Qantas has also named high staff absenteeism as a key factor in its slipping standards and said “flying will get back to being as smooth as it used to be” over the weeks and months ahead.
But Airline Intelligence and Research CEO Tony Webber, a former Qantas chief economist, said Flight Centre and Qantas were being too optimistic.
Dr Webber told The New Daily passengers could be facing disruptions to their air travel for as long as the pandemic continues.
Dr Webber said labour shortages were preventing airlines and airports from providing a reliable product and good customer service – two of their most important functions.
This has led to security queues extending outside of terminals during peak travel periods, higher rates of lost baggage, more flight delays and cancellations, and hours-long wait times on customer service calls.

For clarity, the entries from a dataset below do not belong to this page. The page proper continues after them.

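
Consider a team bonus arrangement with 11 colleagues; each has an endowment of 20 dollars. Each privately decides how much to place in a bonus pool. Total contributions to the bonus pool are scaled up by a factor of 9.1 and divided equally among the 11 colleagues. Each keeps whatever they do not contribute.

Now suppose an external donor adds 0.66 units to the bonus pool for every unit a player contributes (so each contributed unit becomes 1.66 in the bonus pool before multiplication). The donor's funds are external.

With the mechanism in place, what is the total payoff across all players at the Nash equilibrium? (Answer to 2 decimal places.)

Under the mechanism each unit contributed yields 9.1 × 1.66 / 11 = 1.3733 back to its contributor per unit of net cost, which exceeds 1, making full contribution the dominant choice for everyone.
At the Nash equilibrium everyone contributes 20. Group total payoff = 9.1 × 1.66 × 220 = 3323.32.

3323.32 dollars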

Stubbornly high COVID-19 case numbers mean the industry is struggling to put on enough staff to meet demand – a problem compounded by its decision to lay off thousands of workers during the early days of the pandemic.
On top of this, a growing need for a steady income in the face of rising living costs are discouraging workers from applying to work in what is regarded as an unstable industry, Dr Webber said.
“I don’t think the airlines are as appealing as they were before, in terms of somewhere where people without a job would like to be employed,” he said.
“What that means is that it’s difficult to find labour when they need labour in different areas.
“It’s difficult to see that going away, until COVID goes away.”
Air travel industry taking action
Ahead of the July school holidays, both Sydney Airport and Melbourne Airport announced jobs fairs.
At the time, Sydney Airport CEO Geoff Culbert admitted 15,000 jobs were lost during the pandemic and 5000 roles had yet to be replaced even though “everyone” had started recruiting heavily when borders were set to reopen.
Mr Culbert said Sydney Airport’s security contractor and ground handlers had been advertising jobs since December, but had only managed to hire 500 employees since the start of the year – with another 1200 roles to fill as of June.
Meanwhile, in late July, Qantas said it was planning to address delayed and cancelled flights, long airport queues and lost baggage by scheduling fewer flights during August and hiring more staff.
The airline hired 1000 new employees between Easter and late July.
But it is nonetheless still dealing with the fallout from sacking 1600 baggage handlers during lockdown and outsourcing their jobs to contractors, a decision the Federal Court ruled was unlawful. (Qantas is appealing against the court’s decision.)
The travel chaos facing passengers might also worsen.
The Transport Workers Union is applying to the Fair Work Commission to allow baggage handlers to go on strike.
If successful, this would affect baggage handling for airlines including Qantas, Singapore Airlines and Etihad.